Case published 4.4.2022
We act as legal advisor to Bilot Plc in the merger of Bilot Plc and Vincit Plc, which is proposed to be implemented as an absorption merger pursuant to the Finnish Companies Act. “Merging with Vincit is the next logical step for Bilot on the way to becoming a more comprehensive and versatile operator. The merger will accelerate Bilot’s on-going change and enable stronger contribution to customer experience, electronic business operations and internationalisation in the future. Thus, the merger will create an opportunity to further invest in the future company’s growth. Customer portfolios, target markets and offerings that complement each other will create a new kind of market actor with a strong culture and employee experience at its core. Even though the name will change, Bilot’s impressive story will continue together with another fine company. The future is looking even brighter,” says Jens Krogell , CEO of Bilot. In 2020, the illustrative combined operating profit of the future company was approximately EUR 70.6 million and EBITDA approximately EUR 9.1 million. On 31 December 2021, Bilot and Vincit had a total of approximately 821 employees. Bilot Plc is a Finnish IT services company that provides its customers with a strategic competitive advantage by developing a comprehensive digital business.

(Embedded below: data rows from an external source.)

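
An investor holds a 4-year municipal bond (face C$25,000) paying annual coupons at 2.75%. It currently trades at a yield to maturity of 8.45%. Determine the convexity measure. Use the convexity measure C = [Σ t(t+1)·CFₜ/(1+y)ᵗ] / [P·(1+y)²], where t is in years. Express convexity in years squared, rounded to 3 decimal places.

16.005

With y = 0.0845:
  t   CF        PV=CF/(1+0.0845)^t    t·PV        t(t+1)·PV
  1       687.50       633.9327       633.9327       1,267.8654
  2       687.50       584.5391     1,169.0783       3,507.2348
  3       687.50       538.9941     1,616.9824       6,467.9295
  4    25,687.50    18,569.6455    74,278.5821     371,392.9107
  Σ                 20,327.1115    77,698.5755     382,635.9404
P = 20,327.1115.
Convexity = Σ t(t+1)·PV / [P·(1+y)²] = 382,635.9404 / (20,327.1115 × 1.176140) = 16.00483.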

Vincit Plc is a top expert organisation that offers its customers digitality that always works, with no nonsense, for a world without fear for tomorrow. The companies’ shares are listed on the Nasdaq First North Growth Market Finland marketplace maintained by Nasdaq Helsinki Ltd.
Case published 4.2.2022
We advised Multitude SE (formerly Ferratum Oyj) in a conversion from a Finnish public limited liability company into an SE company earlier this year and we are advising Multitude SE in relocation of its registered office from Finland to Germany. Multitude’s board resolved to approve a transfer proposal on 9 July 2021. The relocation will be carried out in accordance with the Finnish Act on European Company and the SE Regulation. Multitude’s new registered office will be seated in Hamburg and the relocation will take effect at the end of 2021. The final decision on the relocation is subject to approval by the general meeting of Multitude’s shareholders. Multitude is an international provider of mobile banking and digital consumer and small business loans, distributed and managed by mobile devices. Founded in 2005 and headquartered in Helsinki, Finland, Multitude has expanded to operate in 19 countries across Europe, South and North America, Australia and Asia. Multitude SE is listed on the Prime Standard of Frankfurt Stock Exchange.